Eve refuses the first prompting and (incorrectly) corrects the serpent’s question. The serpent lies. In this lie, he creates a payout for her disobedience. The serpent tells her she will be like God. Motivated by pride, she and Adam succumb to temptation and eat the fruit.

And they all lived happily ever after.

Just kidding. Whether religious or pagan, we all know we don’t experience happily ever after. God strolls into Eden in the cool of the day, to find man and woman hiding themselves. Man and woman confess and blame shift. In perfect discipline, they are punished. In perfect grace, they are cast out of the garden.

As, I reflect on Satan’s Exile and Humanities Fall, I see parallels.

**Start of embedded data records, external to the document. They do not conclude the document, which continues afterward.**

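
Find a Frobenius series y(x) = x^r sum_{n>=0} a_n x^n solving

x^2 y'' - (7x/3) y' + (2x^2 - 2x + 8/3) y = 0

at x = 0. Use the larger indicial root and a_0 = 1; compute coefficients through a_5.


Write in Frobenius form y'' + (p(x)/x) y' + (q(x)/x^2) y = 0:
  p(x) = -7/3,  q(x) = 2x^2 - 2x + 8/3.
Indicial equation: r(r-1) + (-7/3) r + (8/3) = 0 -> roots r_1 = 2, r_2 = 4/3.
Take r = r_1 = 2. Let y(x) = x^r sum_{n>=0} a_n x^n with a_0 = 1.
Substitute y = x^r sum a_n x^n and match x^{r+n}. The recurrence is
  D(n) a_n - 2 a_{n-1} + 2 a_{n-2} = 0,  where D(n) = (r+n)(r+n-1) + (-7/3)(r+n) + (8/3).
  a_n = [2 a_{n-1} - 2 a_{n-2}] / D(n).
Since the indicial polynomial factors as (r - r_1)(r - r_2), D(n) = (r_1 + n - r_1)(r_1 + n - r_2) = n(n + 2/3).
Evaluating step by step (a_0 = 1):
  n = 1: D(1) = 1(1 + 2/3) = 5/3; numerator = 2(1) = 2; a_1 = (2)/(5/3) = 6/5
  n = 2: D(2) = 2(2 + 2/3) = 16/3; numerator = 2(6/5) - 2(1) = 2/5; a_2 = (2/5)/(16/3) = 3/40
  n = 3: D(3) = 3(3 + 2/3) = 11; numerator = 2(3/40) - 2(6/5) = -9/4; a_3 = (-9/4)/(11) = -9/44
  n = 4: D(4) = 4(4 + 2/3) = 56/3; numerator = 2(-9/44) - 2(3/40) = -123/220; a_4 = (-123/220)/(56/3) = -369/12320
  n = 5: D(5) = 5(5 + 2/3) = 85/3; numerator = 2(-369/12320) - 2(-9/44) = 2151/6160; a_5 = (2151/6160)/(85/3) = 6453/523600

r = 2; a_0 = 1; a_1 = 6/5; a_2 = 3/40; a_3 = -9/44; a_4 = -369/12320; a_5 = 6453/523600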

I have drawn some parallels from the first two exchanges God has with other beings.

  1. Both parties believed they deserved a higher position than assigned.
  2. Their prideful attitudes created folly in behavior.
  3. Both groups were discontent with their situation which stemmed from ingratitude. (especially since all was well in the world)
  4. Their pride lead to selfish decision-making.
  5. Both parties assumed they knew better than God.
  6. God will not be associated with pride even to the smallest degree.
  7. God deals swiftly with any attempt to usurp His rightful throne.
  8. God lays out punishment for pride.
  9. God does not take pride lightly.
  10. God does not take my pride lightly.

If God dealt so swiftly with the their pride. He is going to deal with mine.